The loaner car ate my iPhone last night.
I realized it was gone just before Fairfield. I remembered placing it on the center console sometime after I left Marshall. But it wasn't there when I looked again. The good news is I charge my iPhone in the car and it's easy to retrieve it by pulling the charging cord if I drop it. I figured it had slid off the console, so I pulled up the charging cord.
The cord was empty.
When I stopped for gas in Waco, I spent a good 20 minutes searching the car. The iPhone was nowhere to be found. Not in the bag of trash I had produced. Not in any of the myriad of car cubbyholes. I checked under seats and between the console as best I could. It was a very tight fit and I was having a difficult time getting my hand all the way under or between. I couldn't feel it anywhere. It had not fallen into my open purse or mini book-bag. Where could it have gone?

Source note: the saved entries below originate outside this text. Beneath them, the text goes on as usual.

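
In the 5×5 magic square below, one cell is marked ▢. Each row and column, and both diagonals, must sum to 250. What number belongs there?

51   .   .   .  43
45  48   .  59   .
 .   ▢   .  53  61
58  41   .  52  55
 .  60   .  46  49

47

Using row 4: 58 + 41 + 52 + 55 + ? → (4,3) = 250 − 206 = 44.
Column 4 must total 250; the given cells sum to 210, so (1,4) = 40.
The remaining cell in column 5 is (2,5) = 250 − 208 = 42.
The remaining cell in main diagonal is (3,3) = 250 − 200 = 50.
Anti-diagonal must total 250; the given cells sum to 193, so (5,1) = 57.
Row 2 needs 250; the known cells sum to 194, so (2,3) = 56.
Using row 5: 57 + 60 + 46 + 49 + ? → (5,3) = 250 − 212 = 38.
From column 1, 250 − (51 + 45 + 58 + 57) gives (3,1) = 39.
Using column 3: 56 + 50 + 44 + 38 + ? → (1,3) = 250 − 188 = 62.
From row 1, 250 − (51 + 62 + 40 + 43) gives (1,2) = 54.
From row 3, 250 − (39 + 50 + 53 + 61) gives (3,2) = 47.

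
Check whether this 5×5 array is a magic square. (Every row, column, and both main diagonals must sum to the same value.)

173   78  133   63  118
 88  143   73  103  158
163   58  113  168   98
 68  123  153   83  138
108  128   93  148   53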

I went through everything a second time. Still nada. I considered laying down on the back seat to see if I could get a better angle for checking between and under the seats.
When I got home I checked everything a third time. It had to be in the car. I had not gotten out. Or rolled down a window. I rechecked all my pockets, the car cubbies, under and around seats, and my purse and bag for a third time. Still no iPhone. It was MIA.
It was not until I thought to move the seats all the way forward and all the way backward that I started finding MIAs. But they were other peoples MIAs:
* A key ring with 6-7 keys.
* A single key with a broken hanger--maybe off the key ring--or maybe off another.
* An empty ice tea bottle.
* Money. (Okay, it was only $0.01)
I readjusted the seats and finally I found it.
This incident got me to thinking though. It would seem this car has a history of abduction. How many other cars have an equally sinister past?
Perhaps rather than checking CarFax, we need to check Police Blotters.